New Rose by The Damned was released on October 22nd, 1976, on the Stiff Records label, catalogue number BUY 6. That’s the song I was quoting from, and the song that is generally recognised as the first punk release.

The Damned. Oh, and replying “The Shangri-Las” doesn’t count.

Television’s “Little Johnny Jewel” came out in '75, and Patti Smith’s “Hey Joe/Piss Factory” came out in '74. Independent releases by American punks that predate “New Rose.” The Damned are noted by Wikipedia as being the first English punk band to release a single, but I’d say that’s as far as it goes.
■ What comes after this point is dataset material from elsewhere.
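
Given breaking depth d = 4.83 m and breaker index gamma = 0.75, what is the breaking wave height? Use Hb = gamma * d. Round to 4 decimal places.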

Good songs, not punk. Television had more in common with prog than punk, and Patti Smith was art rock. It’s quite simple - you can’t be punk and be progressive and/or arty - they are anathema. That’s why The Clash and The Damned weren’t punk after their first few albums.

To be honest, “Yes Sir, I Will” wasn’t punk, but I wouldn’t necessarily say that to the face of a skinheaded vegan with CRASS patches on his studded pleather jacket…

That’s fucking stupid. Punk wasn’t about regressing, it was about loosing the restraints and doing whatever you wanted. Punk isn’t anathema to anything, that was the whole point. Any kind of rules, especially the kind that you are suggesting, are the real anathema to punk.